Kerala is a beautiful place with tiny churches and Christian shrines along the edge of the backwaters. I had heard of these waterside shrines and became very interested to see them. The history of Kerala includes the ways in which Christians arrived which is also very intriguing, with some guess work involved—the trade routes, the spices and the race to find the quickest sea route to India. Also, it was interesting to find how these churches incorporated Hindu temple elements, the most visible being the dhwaja stambha or the flagpole. Kerala’s religious festivals are amazing too. So, it was natural to start the book from Kerala and I believe there is so much to cover on Kerala’s churches that it could have been a book on its own.
You mentioned in your book, how Vasco Da Gama mistook a Hindu temple to be a Church in Calicut and how when Portuguese finally found India’s Churches, they saw a heavy influence of Hindu temples. Did they try to bring any change during that time? Is there any reflection of it in any of the churches?

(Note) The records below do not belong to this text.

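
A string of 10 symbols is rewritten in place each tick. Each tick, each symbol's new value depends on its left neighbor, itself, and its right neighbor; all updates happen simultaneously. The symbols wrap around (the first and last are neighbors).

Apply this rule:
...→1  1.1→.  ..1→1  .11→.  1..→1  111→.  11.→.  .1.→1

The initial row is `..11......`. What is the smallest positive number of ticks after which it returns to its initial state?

2

tick 1: 11..111111
tick 2: ..11......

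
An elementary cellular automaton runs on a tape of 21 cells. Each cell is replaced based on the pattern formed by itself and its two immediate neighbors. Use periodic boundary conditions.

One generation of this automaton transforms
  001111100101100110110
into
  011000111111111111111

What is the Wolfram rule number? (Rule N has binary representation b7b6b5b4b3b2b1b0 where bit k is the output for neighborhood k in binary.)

position 3: 111 → 0  (bit 7 = 0)
position 6: 110 → 1  (bit 6 = 1)
position 10: 101 → 1  (bit 5 = 1)
position 7: 100 → 1  (bit 4 = 1)
position 2: 011 → 1  (bit 3 = 1)
position 9: 010 → 1  (bit 2 = 1)
position 1: 001 → 1  (bit 1 = 1)
position 0: 000 → 0  (bit 0 = 0)
bits b7..b0 = 01111110 = 126

126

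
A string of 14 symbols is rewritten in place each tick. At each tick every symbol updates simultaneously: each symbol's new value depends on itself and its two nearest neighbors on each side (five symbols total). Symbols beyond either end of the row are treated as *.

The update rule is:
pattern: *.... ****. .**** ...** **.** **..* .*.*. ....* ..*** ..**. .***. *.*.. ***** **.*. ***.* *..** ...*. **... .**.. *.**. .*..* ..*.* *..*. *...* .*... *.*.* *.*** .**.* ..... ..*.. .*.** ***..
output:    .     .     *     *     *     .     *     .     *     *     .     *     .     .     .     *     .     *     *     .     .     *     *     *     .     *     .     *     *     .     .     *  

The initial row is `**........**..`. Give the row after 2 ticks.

.**.****.***.*
*.**.*..*...*.

*.**.*..*...*.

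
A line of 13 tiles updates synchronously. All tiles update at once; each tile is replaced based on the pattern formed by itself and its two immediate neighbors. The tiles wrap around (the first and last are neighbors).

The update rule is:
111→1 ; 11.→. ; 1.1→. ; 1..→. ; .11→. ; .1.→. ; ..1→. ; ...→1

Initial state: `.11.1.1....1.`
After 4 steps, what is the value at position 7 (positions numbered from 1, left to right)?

.

........11...
1111111....11
111111..11..1
11111........
position 7 holds .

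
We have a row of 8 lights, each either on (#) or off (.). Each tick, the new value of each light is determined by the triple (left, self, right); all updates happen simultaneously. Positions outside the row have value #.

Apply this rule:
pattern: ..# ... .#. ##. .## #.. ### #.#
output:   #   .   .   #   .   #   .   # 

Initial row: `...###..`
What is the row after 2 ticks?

##.##...

#.#..###
##.##...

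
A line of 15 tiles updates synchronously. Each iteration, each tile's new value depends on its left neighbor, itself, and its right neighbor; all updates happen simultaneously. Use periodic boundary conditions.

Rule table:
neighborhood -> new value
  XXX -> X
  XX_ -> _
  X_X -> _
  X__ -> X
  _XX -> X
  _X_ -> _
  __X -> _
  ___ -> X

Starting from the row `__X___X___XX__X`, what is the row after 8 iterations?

XXX_XXXXX___X__

X__XX__XX_X_X__
_X_X_X_X_____X_
________XXXX__X
XXXXXXX_XXX_X__
XXXXXX__XX___X_
XXXXX_X_X_XX___
XXXX______X_XX_
XXX_XXXXX___X__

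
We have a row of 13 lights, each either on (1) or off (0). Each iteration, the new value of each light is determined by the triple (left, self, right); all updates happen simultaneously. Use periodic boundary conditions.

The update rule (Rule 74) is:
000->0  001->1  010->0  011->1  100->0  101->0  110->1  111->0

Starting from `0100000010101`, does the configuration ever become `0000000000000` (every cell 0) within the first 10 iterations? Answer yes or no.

no

0000000100000
0000001000000
0000010000000
0000100000000
0001000000000
0010000000000
0100000000000
1000000000000
0000000000001
0000000000010
iteration 10 is 0000000000010, still not uniform 0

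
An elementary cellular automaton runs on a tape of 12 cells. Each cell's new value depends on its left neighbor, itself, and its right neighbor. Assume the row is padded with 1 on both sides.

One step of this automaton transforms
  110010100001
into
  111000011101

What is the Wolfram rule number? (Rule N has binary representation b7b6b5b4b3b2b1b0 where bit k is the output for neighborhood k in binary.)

217

position 0: 111 → 1  (bit 7 = 1)
position 1: 110 → 1  (bit 6 = 1)
position 5: 101 → 0  (bit 5 = 0)
position 2: 100 → 1  (bit 4 = 1)
position 11: 011 → 1  (bit 3 = 1)
position 4: 010 → 0  (bit 2 = 0)
position 3: 001 → 0  (bit 1 = 0)
position 8: 000 → 1  (bit 0 = 1)
bits b7..b0 = 11011001 = 217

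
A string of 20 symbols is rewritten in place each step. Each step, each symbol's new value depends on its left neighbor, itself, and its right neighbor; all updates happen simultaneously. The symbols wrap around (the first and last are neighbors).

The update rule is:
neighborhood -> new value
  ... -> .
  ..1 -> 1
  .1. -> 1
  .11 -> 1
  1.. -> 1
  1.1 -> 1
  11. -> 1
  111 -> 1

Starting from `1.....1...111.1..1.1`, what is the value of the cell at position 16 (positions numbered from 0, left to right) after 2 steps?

1

11...111.11111111111
111.1111111111111111
position 16 holds 1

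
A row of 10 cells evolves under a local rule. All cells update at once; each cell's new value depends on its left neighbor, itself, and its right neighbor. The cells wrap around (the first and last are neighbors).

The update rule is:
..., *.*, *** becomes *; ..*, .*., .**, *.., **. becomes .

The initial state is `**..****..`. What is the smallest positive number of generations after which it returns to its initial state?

6

.....**...
****....**
***..**..*
**........
...******.
**..****..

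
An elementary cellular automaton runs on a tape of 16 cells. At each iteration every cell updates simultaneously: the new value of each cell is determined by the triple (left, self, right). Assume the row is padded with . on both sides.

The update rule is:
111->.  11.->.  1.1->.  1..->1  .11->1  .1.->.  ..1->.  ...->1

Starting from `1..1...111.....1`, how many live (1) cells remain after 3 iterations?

6

.1..11.1..1111..
..1.1...1.1...11
1....11....11.1.
count of 1: 6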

They certainly did bring about changes in the early churches. Many were destroyed and large impressive Portuguese churches with Baroque facades rose in their place. The Portuguese were devout Catholics and were set on bringing their religion to India. It was a very hard time for Indians, particularly when the Inquisition came to Goa.
What fascinating stories did you hear during your research? Could you share a few?
The dates on grave stones in British church yards are full of fascinating information. Some tell of the British men who fought in the Indian army, or the wives who came from Britain to find a husband and left much later. The grave stones of babies are of course the saddest.
In some churches, particularly in Kerala, I found ancient wall murals and discovered the symbols used. In one church the murals were hidden. I would not have found them and photographed them if not for a very old caretaker who took an interest and showed me.
How did you shortlist the places you would cover in the book?
I wanted to show a rich variety of churches—from the colonial churches of Kolkata and Bangalore to the French churches in Pondicherry, the Portuguese churches in Kerala and Goa to the interesting churches in Mumbai and Delhi, many of which have been designed by Indian architects. My choices evolved and changed as the work progressed. I wanted the book to be interesting, historically and visually.